We in the "western" world, particularly the US, have a fondness for reminding people - particularly each other - of what our freedoms are.
At a party: "Mind if I use your bathroom?" "Feel free."
Discussion the mass media: Freedom of speech.
At a nudist colony: Free yourself.
More seriously, the concept of "freedom" has become so ingrained in our collective thought processes that I think a lot of us don't actually know what it means anymore. We have "freedom to do" things and "freedom from" things happening to us.
In the US we are largely inclined to lean toward the "freedom to do" freedoms; freedom to carry a gun (I want a bazooka); freedom to worship as we want (Pastafarianism); freedom to print what we want (Tidwick). And so forth.
Sometimes these freedoms become strangely ingrained in our psyche to the point we might not be able to explain them. I am, for instance, free to carry a loaded and cocked assault rifle into a restaurant, but I cannot carry a knife into a convention centre or walk around main street nude.
We confuse freedoms with rights, and rights with freedoms. Some of our rights we need to purchase; I'm "free" to own a dog, but only if I buy a licence. I need to buy a licence to buy a firearm (I still want a bazooka), which is a constitutionally afforded "right," but I do not need to pay anything to be able to vote, another constitutionally afforded "right."

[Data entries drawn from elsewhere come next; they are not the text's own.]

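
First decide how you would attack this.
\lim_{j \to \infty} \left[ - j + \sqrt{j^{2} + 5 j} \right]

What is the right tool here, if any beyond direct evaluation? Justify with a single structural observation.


Best approach: conjugate multiplication — both pieces blow up but their difference is finite; the conjugate trick rationalizes \sqrt{j^{2} + 5 j} - j.


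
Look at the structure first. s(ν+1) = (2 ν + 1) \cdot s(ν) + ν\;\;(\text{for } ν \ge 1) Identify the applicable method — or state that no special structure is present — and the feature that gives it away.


Diagnosis: a summation factor — one step of memory with a weight 2 ν + 1 that changes as the index grows — the summation-factor construction is built for this.


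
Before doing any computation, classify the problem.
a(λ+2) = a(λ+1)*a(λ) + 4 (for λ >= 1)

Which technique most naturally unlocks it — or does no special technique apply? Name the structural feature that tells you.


Best approach: no special technique — the update rule curves (it is not linear in the unknown sequence), so no superposition-based closed form attaches — iterate or study it directly.


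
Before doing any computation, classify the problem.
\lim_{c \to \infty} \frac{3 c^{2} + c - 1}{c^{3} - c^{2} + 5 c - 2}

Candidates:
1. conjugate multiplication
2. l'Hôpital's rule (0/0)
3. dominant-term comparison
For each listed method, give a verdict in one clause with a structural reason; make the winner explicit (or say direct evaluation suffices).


Method: dominant-term comparison — at large c only the top-degree terms survive; compare the leading terms and the limit falls out.
- conjugate multiplication — rationalization has no target — no divergent radical difference appears.
- l'Hôpital's rule (0/0): as a single quotient the expression runs to ∞/∞ at the limit point — an at-infinity form of the rule would apply, though the leading-growth comparison is the direct reading.
- dominant-term comparison: applicable, and directly so.


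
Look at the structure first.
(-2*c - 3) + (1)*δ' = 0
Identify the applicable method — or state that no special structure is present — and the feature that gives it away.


Best approach: no special technique — solved for the derivative, δ never appears on the right — this is a direct integration in c, not a differential-equations problem at heart.


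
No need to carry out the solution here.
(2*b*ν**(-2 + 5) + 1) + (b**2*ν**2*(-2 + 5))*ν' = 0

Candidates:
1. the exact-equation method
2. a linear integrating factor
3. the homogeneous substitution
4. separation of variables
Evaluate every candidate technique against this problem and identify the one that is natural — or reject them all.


Technique: the exact-equation method — because the two cross partials coincide, the form is conservative as written — recover its potential in (b, ν).
- the exact-equation method: applies; the problem has the shape this method handles.
- a linear integrating factor — a nonlinear term in the unknown puts this outside the integrating-factor template.
- the homogeneous substitution: the slope changes under joint rescaling, failing the degree-zero test.
- separation of variables: no algebra isolates the independent variable on one side and the unknown on the other.


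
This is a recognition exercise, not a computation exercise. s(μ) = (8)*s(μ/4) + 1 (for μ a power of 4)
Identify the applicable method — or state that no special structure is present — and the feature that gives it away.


Verdict: the master substitution — treat m = log base 4 of μ as the new clock: one recursion step advances m by one while μ scales by 4.


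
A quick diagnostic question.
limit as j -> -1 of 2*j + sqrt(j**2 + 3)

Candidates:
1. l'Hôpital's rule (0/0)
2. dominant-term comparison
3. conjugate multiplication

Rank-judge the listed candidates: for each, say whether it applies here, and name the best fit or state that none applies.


Method: no special technique — the function is continuous at -1; evaluation is itself the limit, no machinery required.
- l'Hôpital's rule (0/0) — substituting the point gives a finite value outright — there is no indeterminate clash to repair.
- dominant-term comparison — this limit is not decided by comparing leading-term growth at infinity.
- conjugate multiplication — the conjugate move applies to radical differences, which this is not.


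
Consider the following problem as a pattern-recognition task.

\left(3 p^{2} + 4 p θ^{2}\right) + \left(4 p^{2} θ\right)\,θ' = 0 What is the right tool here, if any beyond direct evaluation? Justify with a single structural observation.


Best approach: the exact-equation method — the cross partial derivatives of 3 p^{2} + 4 p θ^{2} and 4 p^{2} θ agree, so the left side is the total differential of one potential in p and θ.


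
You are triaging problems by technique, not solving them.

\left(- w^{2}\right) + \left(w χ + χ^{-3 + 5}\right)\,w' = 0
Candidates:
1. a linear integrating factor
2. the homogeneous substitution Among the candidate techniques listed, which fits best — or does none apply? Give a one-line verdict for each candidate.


Diagnosis: the homogeneous substitution — the slope's numerator and denominator have matching total degree, so it depends only on w/χ and the ratio substitution collapses it. A Bernoulli-style rewrite — possibly after exchanging which variable is treated as dependent — would work as well; the homogeneous substitution is the more immediate reading here.
- a linear integrating factor — the unknown enters nonlinearly (through a power, a denominator, or a transcendental function), which the linear integrating-factor recipe cannot absorb as-is — any repair would come from a preliminary substitution, not the factor.
- the homogeneous substitution — a fit — the right tool for this form.


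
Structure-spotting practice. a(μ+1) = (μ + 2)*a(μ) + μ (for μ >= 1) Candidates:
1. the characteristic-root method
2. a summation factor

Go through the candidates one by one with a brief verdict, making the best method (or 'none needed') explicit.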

My father and I used to have heavy discussions about freedoms and conflicting freedoms. He would either be confused or feign confusion when people became upset over his world views. His indignation stemmed from the argument of "I am free to say what I want." Sure! But the consequence may be that people are disgusted with you. Further, other people are free to ignore you. The freedom "to do" something doesn't wash your hands of the consequences; in some cases it just may mean that you're free to fill your life with such dumbfuckery that nothing good ever comes of it at all.